Il progetto più che altro si concentra su come continuare a motivare il paziente, come per esempio sfruttare il periodo di quarantena per dedicarsi alla preparazione di piatti più salutari, quindi cercare di impiegare al meglio il tempo prendendosi cura di sé anche attraverso l’alimentazione, ribaltando la visione della quarantena e cercando di cambiare la quotidianità, senza farsi sopraffare dalla situazione.
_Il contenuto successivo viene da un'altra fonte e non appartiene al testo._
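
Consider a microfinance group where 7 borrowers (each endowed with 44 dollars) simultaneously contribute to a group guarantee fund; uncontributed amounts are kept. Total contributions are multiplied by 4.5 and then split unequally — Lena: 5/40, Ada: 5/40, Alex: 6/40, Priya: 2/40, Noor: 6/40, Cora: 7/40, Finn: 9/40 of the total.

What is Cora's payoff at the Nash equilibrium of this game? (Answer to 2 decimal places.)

78.65 dollars

Player j's private return per contributed unit is 4.5 × (j's share). Contributing is weakly dominant for j when that share is at least 1/4.5 = 0.2222, and contributing 0 is dominant otherwise.
Finn alone (share 9/40) is above the threshold, contributing 44; the remaining 6 contribute 0. Total contributed: 44.
Cora keeps 44 and receives 4.5 × 44 × 7/40 = 34.65 from the group guarantee fund, for a payoff of 78.65.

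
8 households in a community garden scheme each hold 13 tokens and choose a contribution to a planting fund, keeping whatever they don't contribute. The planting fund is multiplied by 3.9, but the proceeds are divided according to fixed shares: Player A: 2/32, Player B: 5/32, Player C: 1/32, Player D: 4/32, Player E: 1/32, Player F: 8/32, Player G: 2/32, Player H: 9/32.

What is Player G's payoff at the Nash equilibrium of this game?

Each unit j contributes comes back to j as 3.9 × (j's share), so j prefers to contribute only if that share exceeds 1/3.9 = 0.2564; otherwise keeping the unit dominates.
Player H alone (share 9/32) is above the threshold, contributing 13; the remaining 7 contribute 0. Total contributed: 13.
Player G keeps 13 and receives 3.9 × 13 × 2/32 = 3.17 from the planting fund, for a payoff of 16.17.

16.17 tokens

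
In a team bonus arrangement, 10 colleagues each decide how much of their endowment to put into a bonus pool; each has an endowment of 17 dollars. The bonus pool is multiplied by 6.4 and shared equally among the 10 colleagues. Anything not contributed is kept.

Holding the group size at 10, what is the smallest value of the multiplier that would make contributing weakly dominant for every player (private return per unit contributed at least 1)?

A contributed unit returns (multiplier)/10 to its contributor.
This reaches 1 exactly when the multiplier is 10.

10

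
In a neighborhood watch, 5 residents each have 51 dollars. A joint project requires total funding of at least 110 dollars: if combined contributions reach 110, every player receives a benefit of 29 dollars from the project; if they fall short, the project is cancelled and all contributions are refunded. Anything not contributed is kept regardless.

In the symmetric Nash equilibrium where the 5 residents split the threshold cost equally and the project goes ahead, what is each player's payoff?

58 dollars

Equal share of the threshold: 110/5 = 22.
At this profile no one gains by cutting their contribution: any cut drops the total below 110, the project is cancelled, contributions are refunded, and the deviator ends with 51, which is less than 51 − 22 + 29 = 58. Contributing more than 22 just wastes the excess. So contributing exactly 22 is a best response.
Each player's payoff: 51 − 22 + 29 = 58.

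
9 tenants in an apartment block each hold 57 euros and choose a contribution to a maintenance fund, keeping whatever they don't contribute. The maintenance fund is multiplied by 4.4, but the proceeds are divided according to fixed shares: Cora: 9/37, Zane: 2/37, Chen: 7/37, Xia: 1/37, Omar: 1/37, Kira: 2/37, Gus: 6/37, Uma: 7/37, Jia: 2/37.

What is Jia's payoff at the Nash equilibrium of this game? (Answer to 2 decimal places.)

70.56 euros

A player with share s gets back 4.4·s per unit contributed, so full contribution is dominant for anyone with s > 1/4.4 = 0.2273 and zero contribution is dominant for anyone below.
The only share above 0.2273 is Cora's 9/37, contributing 57; the remaining 8 contribute 0. Total contributed: 57.
Jia keeps 57 and receives 4.4 × 57 × 2/37 = 13.56 from the maintenance fund, for a payoff of 70.56.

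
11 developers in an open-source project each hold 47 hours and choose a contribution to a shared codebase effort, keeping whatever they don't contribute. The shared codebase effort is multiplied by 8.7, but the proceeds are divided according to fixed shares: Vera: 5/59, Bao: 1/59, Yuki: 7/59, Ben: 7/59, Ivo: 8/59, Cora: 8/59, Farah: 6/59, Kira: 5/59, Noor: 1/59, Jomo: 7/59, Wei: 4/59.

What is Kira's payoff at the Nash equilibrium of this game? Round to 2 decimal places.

220.26 hours

For player j, contributing a unit is worthwhile iff 8.7 × (j's share) ≥ 1, i.e. iff j's share is at least 0.1149.
Yuki, Ben, Ivo, Cora and Jomo clear that bar, contributing 47 each; the remaining 6 contribute 0. Total contributed: 235.
Kira keeps 47 and receives 8.7 × 235 × 5/59 = 173.26 from the shared codebase effort, for a payoff of 220.26.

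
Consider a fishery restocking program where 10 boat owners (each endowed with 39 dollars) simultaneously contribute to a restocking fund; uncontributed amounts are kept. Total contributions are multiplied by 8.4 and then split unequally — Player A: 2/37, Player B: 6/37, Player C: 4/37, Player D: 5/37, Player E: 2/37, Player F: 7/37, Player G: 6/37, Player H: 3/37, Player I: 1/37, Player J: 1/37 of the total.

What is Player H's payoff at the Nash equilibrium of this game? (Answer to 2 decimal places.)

145.25 dollars

Each unit j contributes comes back to j as 8.4 × (j's share), so j prefers to contribute only if that share exceeds 1/8.4 = 0.1190; otherwise keeping the unit dominates.
The shares above 0.1190 belong to Player B, Player D, Player F and Player G, contributing 39 each; the remaining 6 contribute 0. Total contributed: 156.
Player H keeps 39 and receives 8.4 × 156 × 3/37 = 106.25 from the restocking fund, for a payoff of 145.25.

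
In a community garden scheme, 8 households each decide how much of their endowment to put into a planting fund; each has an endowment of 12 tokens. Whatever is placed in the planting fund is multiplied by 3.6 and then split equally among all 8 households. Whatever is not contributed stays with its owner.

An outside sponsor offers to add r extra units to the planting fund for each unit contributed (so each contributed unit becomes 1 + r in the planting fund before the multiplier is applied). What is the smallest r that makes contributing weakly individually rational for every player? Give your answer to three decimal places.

With matching at rate r, one contributed unit becomes (1 + r) in the planting fund and returns 3.6 × (1 + r) / 8 to the contributor.
Setting this equal to 1: 1 + r = 8/3.6 = 2.2222.
So the minimum matching rate is r = 2.2222 − 1 = 1.222.

1.222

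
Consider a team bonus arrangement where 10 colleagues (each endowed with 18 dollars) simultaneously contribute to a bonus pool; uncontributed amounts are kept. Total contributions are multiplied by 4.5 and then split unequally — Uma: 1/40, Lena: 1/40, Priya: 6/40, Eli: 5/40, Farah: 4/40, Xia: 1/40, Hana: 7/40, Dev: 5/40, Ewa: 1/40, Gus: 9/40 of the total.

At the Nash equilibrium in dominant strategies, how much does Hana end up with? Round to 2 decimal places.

32.18 dollars

Each unit j contributes comes back to j as 4.5 × (j's share), so j prefers to contribute only if that share exceeds 1/4.5 = 0.2222; otherwise keeping the unit dominates.
The only share above 0.2222 is Gus's 9/40, contributing 18; the remaining 9 contribute 0. Total contributed: 18.
Hana keeps 18 and receives 4.5 × 18 × 7/40 = 14.18 from the bonus pool, for a payoff of 32.18.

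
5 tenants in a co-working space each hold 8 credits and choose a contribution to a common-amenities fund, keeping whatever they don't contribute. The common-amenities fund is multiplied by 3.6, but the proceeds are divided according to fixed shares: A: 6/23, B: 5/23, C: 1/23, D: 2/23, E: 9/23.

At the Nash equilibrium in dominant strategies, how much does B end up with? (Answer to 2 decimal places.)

Player j's private return per contributed unit is 3.6 × (j's share). Contributing is weakly dominant for j when that share is at least 1/3.6 = 0.2778, and contributing 0 is dominant otherwise.
E alone (share 9/23) is above the threshold, contributing 8; the remaining 4 contribute 0. Total contributed: 8.
B keeps 8 and receives 3.6 × 8 × 5/23 = 6.26 from the common-amenities fund, for a payoff of 14.26.

14.26 credits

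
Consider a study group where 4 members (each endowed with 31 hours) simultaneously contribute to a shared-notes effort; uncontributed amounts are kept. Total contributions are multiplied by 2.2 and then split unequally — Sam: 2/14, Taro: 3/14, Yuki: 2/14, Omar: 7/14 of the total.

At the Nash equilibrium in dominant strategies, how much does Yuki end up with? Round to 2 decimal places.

For player j, contributing a unit is worthwhile iff 2.2 × (j's share) ≥ 1, i.e. iff j's share is at least 0.4545.
Only Omar (7/14) clears that bar, contributing 31; the remaining 3 contribute 0. Total contributed: 31.
Yuki keeps 31 and receives 2.2 × 31 × 2/14 = 9.74 from the shared-notes effort, for a payoff of 40.74.

40.74 hours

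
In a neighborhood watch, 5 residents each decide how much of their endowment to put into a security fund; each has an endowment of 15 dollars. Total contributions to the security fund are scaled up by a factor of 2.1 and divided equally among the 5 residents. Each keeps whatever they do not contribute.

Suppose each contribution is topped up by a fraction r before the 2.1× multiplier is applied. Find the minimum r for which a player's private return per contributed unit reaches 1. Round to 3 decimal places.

With matching at rate r, one contributed unit becomes (1 + r) in the security fund and returns 2.1 × (1 + r) / 5 to the contributor.
Setting this equal to 1: 1 + r = 5/2.1 = 2.3810.
So the minimum matching rate is r = 2.3810 − 1 = 1.381.

1.381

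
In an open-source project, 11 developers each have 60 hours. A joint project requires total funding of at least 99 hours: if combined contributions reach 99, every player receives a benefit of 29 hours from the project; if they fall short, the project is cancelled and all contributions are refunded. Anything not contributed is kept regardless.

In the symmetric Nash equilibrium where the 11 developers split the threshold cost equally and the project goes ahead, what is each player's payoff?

Equal share of the threshold: 99/11 = 9.
At this profile no one gains by cutting their contribution: any cut drops the total below 99, the project is cancelled, contributions are refunded, and the deviator ends with 60, which is less than 60 − 9 + 29 = 80. Contributing more than 9 just wastes the excess. So contributing exactly 9 is a best response.
Each player's payoff: 60 − 9 + 29 = 80.

80 hours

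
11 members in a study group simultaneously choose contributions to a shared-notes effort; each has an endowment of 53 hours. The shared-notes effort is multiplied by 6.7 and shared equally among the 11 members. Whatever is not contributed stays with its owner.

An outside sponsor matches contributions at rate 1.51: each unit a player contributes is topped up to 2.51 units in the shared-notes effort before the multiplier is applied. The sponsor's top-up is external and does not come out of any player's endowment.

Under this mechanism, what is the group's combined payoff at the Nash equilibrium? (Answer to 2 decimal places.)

9804.31 hours

The effective private return per unit is now 6.7 × 2.51 / 11 = 1.5288 > 1, so every player's dominant strategy flips to full contribution.
At the Nash equilibrium everyone contributes 53. Group total payoff = 6.7 × 2.51 × 583 = 9804.31.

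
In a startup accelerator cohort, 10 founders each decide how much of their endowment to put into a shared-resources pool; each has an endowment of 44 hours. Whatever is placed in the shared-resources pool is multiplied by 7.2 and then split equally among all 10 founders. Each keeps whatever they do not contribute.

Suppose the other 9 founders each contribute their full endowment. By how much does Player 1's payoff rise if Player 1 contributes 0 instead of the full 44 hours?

12.32 hours

Switching from a contribution of 44 to 0 lets Player 1 keep an extra 44 hours, but lowers the shared-resources pool by 44, which costs Player 1 their own share of that drop: 7.2/10 × 44 = 31.68.
Net gain = 44 − 31.68 = 12.32. The private return per contributed unit (0.7200) is below 1, so free-riding is indeed the best response regardless of what the others do.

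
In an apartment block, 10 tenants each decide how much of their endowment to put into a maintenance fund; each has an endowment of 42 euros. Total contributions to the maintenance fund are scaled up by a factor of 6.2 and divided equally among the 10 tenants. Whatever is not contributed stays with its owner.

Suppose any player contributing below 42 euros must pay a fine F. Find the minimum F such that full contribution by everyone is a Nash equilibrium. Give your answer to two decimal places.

15.96 euros

Given the others contribute fully, the best deviation is to contribute 0 (any partial contribution still incurs the fine and gives up units whose private return 0.6200 is below 1).
Deviating from 42 to 0 saves 42 euros but forfeits the deviator's share of the drop in the maintenance fund: 6.2/10 × 42 = 26.04.
So the deviation gain is 42 − 26.04 = 15.96, and the fine must be at least 15.96 euros to wipe it out.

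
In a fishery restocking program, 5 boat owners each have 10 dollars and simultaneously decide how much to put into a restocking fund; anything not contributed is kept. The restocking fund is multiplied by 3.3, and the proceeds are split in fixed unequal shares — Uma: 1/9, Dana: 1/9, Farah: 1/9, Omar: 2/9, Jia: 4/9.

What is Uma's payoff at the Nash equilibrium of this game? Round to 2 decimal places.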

«Abbiamo affrontato anche la questione, che ritengo la più triste, dei familiari che ci comunicano la scomparsa del genitore a causa dell’infezione, resa più dolorosa dall’aver visto una persona cara entrare in ospedale senza poterla più salutare. Quindi come dare sostegno e appoggio in queste circostanze a persone che in qualche modo diventano “di famiglia”, perché in una patologia cronica come il diabete piano piano conosciamo i pazienti e le loro famiglie e in un certo senso entriamo a farne parte…».

Impatto emotivo anche sul personale sanitario
Una delle questioni emersa nella realizzazione del progetto è relativa all’impatto che questa situazione sta avendo sui sanitari dal punto di vista emotivo, anche loro sottoposti a uno stress legato al contatto diretto con la malattia, che varia molto a seconda della regione in cui si trovano e della struttura in cui operano.

«Alcune situazioni possono essere definite relativamente tranquille rispetto a quella dei colleghi in Lombardia o in altre regioni maggiormente colpite. Il coinvolgimento personale in questa situazione crea uno stress, sia legato alla gestione dei pazienti che a livello strettamente personale, perché i timori della popolazione generale li abbiamo anche noi. La paura ogni giorno di portare il virus nelle nostre case ci crea difficoltà come genitori, figli e coniugi» ha concluso Cristina Bianchi.